Le cinéaste et polémiste Michael Moore est un habitué de la provocation et de la caricature. Il vient de s’en prendre cette fois dans son dernier film, Planet of the Humans (La planète des humains), à la transition énergétique et à la façon dont elle est menée. Mais il est du coup accusé de trahison par de nombreux écologistes.

Michael Moore, s’est attaqué, entre autres, dans sa carrière, à la violence meurtrière aux Etats-Unis (Bowling for Columbine), au système de santé américain (Sicko), à la guerre en Irak menée par George W. Bush (Fahrenheit 9/11), au cynisme de l’industrie automobile américaine (Roger and me)… Cela lui a valu notamment un Oscar du meilleur documentaire en 2003 pour Bowling for Columbine et une palme d’or au Festival de Cannes en 2004 pour Fahrenheit 9/11.

Le coût environnemental élevé des renouvelables et de la voiture électrique

Dans Planet of the Humans, il dénonce le coût environnemental des énergies renouvelables comme le solaire,  l’éolien, la biomasse et de la voiture électrique à batteries. Il dénonce les intérêts économiques et les entreprises qui font la promotion de ses technologies et «se moquent» de la transition énergétique. Le film est réalisé par Jeff Gibbs et Michael Moore en est le producteur exécutif. Il est mis en ligne gratuitement sur sa chaîne Youtube. On peut le voir ici.

Michael Moore a toujours fait dans l’outrance. Mais il a le mérite de rappeler que ses technologies, si elles sont indispensables, ne feront jamais à elles seules, la transition. Et qu’elles doivent impérativement améliorer leurs performances, être fabriquées dans des conditions plus acceptables et réduire leurs nuisances et leur empreinte environnementale souvent problématiques. Des réalités parfois dérangeantes pour ceux qui font la promotion de solutions miracles et faciles à la transition énergétique.

Greenwashing

Le documentaire est présenté à la première personne par Jeff Gibbs, qui est un collaborateur de longue date de Michael Moore. Ce dernier apparaît de temps à autre à l’écran.

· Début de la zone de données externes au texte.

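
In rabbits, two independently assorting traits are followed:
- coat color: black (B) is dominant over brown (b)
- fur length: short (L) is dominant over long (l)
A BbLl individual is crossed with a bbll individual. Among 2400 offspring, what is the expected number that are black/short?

Dihybrid cross BbLl × bbll — consider each gene separately:
coat color: Bb × bb → 2 Bb, 2 bb → 2 B_ : 2 bb (out of 4)
fur length: Ll × ll → 2 Ll, 2 ll → 2 L_ : 2 ll (out of 4)
Combine (counts out of 4 × 4 = 16): black/short (B_L_) = 2×2 = 4; black/long (B_ll) = 2×2 = 4; brown/short (bbL_) = 2×2 = 4; brown/long (bbll) = 2×2 = 4
Phenotype counts (out of 16): 4 black/short, 4 black/long, 4 brown/short, 4 brown/long
black/short: 4 out of 16 → fraction 1/4
Expected count = 1/4 × 2400 = 600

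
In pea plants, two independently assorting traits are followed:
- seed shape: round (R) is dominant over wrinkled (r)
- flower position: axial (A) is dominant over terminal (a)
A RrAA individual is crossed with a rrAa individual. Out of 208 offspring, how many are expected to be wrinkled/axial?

Dihybrid cross RrAA × rrAa — consider each gene separately:
seed shape: Rr × rr → 2 Rr, 2 rr → 2 R_ : 2 rr (out of 4)
flower position: AA × Aa → 2 AA, 2 Aa → 4 A_ (out of 4)
Combine (counts out of 4 × 4 = 16): round/axial (R_A_) = 2×4 = 8; wrinkled/axial (rrA_) = 2×4 = 8
Phenotype counts (out of 16): 8 round/axial, 8 wrinkled/axial
wrinkled/axial: 8 out of 16 → fraction 1/2
Expected count = 1/2 × 208 = 104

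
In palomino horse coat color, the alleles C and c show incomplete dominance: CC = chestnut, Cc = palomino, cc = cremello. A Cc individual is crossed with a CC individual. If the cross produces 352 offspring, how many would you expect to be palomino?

Punnett square for Cc × CC:
Offspring genotypes: 2 CC, 2 Cc
Phenotype counts: 2 chestnut, 2 palomino
palomino: 2 out of 4 → fraction 1/2
Expected count = 1/2 × 352 = 176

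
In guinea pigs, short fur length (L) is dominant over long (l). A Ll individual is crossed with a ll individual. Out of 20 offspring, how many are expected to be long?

Punnett square for Ll × ll:
Offspring genotypes: 2 Ll, 2 ll
short: 2, long: 2
long: 2 out of 4 → fraction 1/2
Expected count = 1/2 × 20 = 10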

Militant écologiste depuis de nombreuses années, Jeff Gibbs raconte sa prise de conscience douloureuse que les énergies vertes, sans cesse mises en avant par les écologistes comme la solution au réchauffement climatique, peuvent parfois s’apparenter à «une tromperie». Car, par exemple, pour fabriquer, transporter et installer des éoliennes et des panneaux solaires, il n’est pas possible de s’affranchir, aujourd’hui, des énergies fossiles. Une découverte qui n’en est pas une…

Plus grave encore à ses yeux, les énergies vertes servent parfois à de grandes entreprises de façade et d’arguments de pure communication pour se construire une bonne image, le fameux greenwashing. Là encore, rien de bien nouveau. Mais cela prend une autre tonalité et une autre force quand c’est Michael Moore qui le «révèle», notamment au sein du mouvement écologiste américain qui dénonce une trahison. Au point que certains militants ont voulu censurer le film et empêcher et bannir sa projection en menant une véritable guerre sur les réseaux sociaux. Et ils y sont parvenus, car le distributeur initial du documentaire (Film For Actions) a abandonné. C’est la raison pour laquelle le film est maintenant accessible gratuitement en ligne.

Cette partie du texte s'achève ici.